Love Working In A Team? Try A Partnership! 

Unlike a sole proprietorship, a partnership is a business that involves two or more people. All of the business’ contributions and work are divided up among the partners, with each person getting a percentage of the total business equity. To ensure everyone knows how the business should be run and who needs to do what, partners will sign a partnership agreement. Partnerships are also “pass-through” taxing entities, meaning income taxes are passed through to the owners and reported on their personal tax returns.   

Partnerships are great for anyone who wants to start a business with colleagues or needs more hands on deck to keep everything afloat and running. Money and resources can all be pooled in from more people as opposed to one person. Since the business is shared, however, debt and loss from one owner can affect the other owner as well. Liabilities can also pose a threat to partnerships as well. And if partnerships are not on the same page with how the business should run, then disagreements can arise. 

Looking For Liability Protection? Try An LLC!

For those wanting liability protection for their small business (like us!), LLCs provide such a thing! Hence the name LLC—limited liability company. LLCs can have one owner, which is referred to as a single-member LLC, or multiple. Regardless of if it’s one person or multiple, the LLC will still have liability protection. LLCs, like partnerships, are also pass-through tax entities. Multiple-member LLCs can choose whether to tax their business as a partnership or corporation, and single-member LLCs are taxed just like sole proprietors. 

Transitioning your business as an LLC can be expensive.
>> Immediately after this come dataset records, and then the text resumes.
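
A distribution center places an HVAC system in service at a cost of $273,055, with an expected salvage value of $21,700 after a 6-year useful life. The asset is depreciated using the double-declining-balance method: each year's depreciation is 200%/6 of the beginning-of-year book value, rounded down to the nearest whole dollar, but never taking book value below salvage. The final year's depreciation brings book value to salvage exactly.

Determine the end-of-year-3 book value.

$80,906

Depreciable base = $273,055 − $21,700 = $251,355.
Year 1: ⌊$273,055 × 200%/6⌋ = $91,018. Book value $182,037.
Year 2: ⌊$182,037 × 200%/6⌋ = $60,679. Book value $121,358.
Year 3: ⌊$121,358 × 200%/6⌋ = $40,452. Book value $80,906.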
According to Forbes, the cost of registering an LLC can cost anywhere between $50 and $200 in some states. 

Want Just A Single Layer Of Taxation? Try An S Corporation! 

Unlike a C corporation, any distribution of income shareholders make is taxed once at an individual level. This is different from a C corporation where the corporation and distributions to shareholders are taxed. Of course, there are other advantages to changing your small business to an S corporation. The losses made from an S corporation are passed through to shareholders, which can be used to offset income. And just like an LLC, S corporations offer limited liability protections. 

As with the other entities, S corporations do come with some limitations. If having a lot of shareholders is something you’re thinking about to raise capital, then an S corporation might hinder that ability. Under an S corporation, you can have no more than 100 shareholders. And in regard to shareholders, they must be individuals (though this comes with some exceptions) and be U.S. citizens or residents. A small business looking to change into an S corporation must also not have different classes of stocks. 

When choosing what entity to switch over to, be sure to take into consideration any future goals and plans you wish to accomplish. Also, be mindful of the resources you have currently and what will be important to you later down the line. Each entity can bring something to the table, so it’s important to do as much research as you can before you go ahead and switch.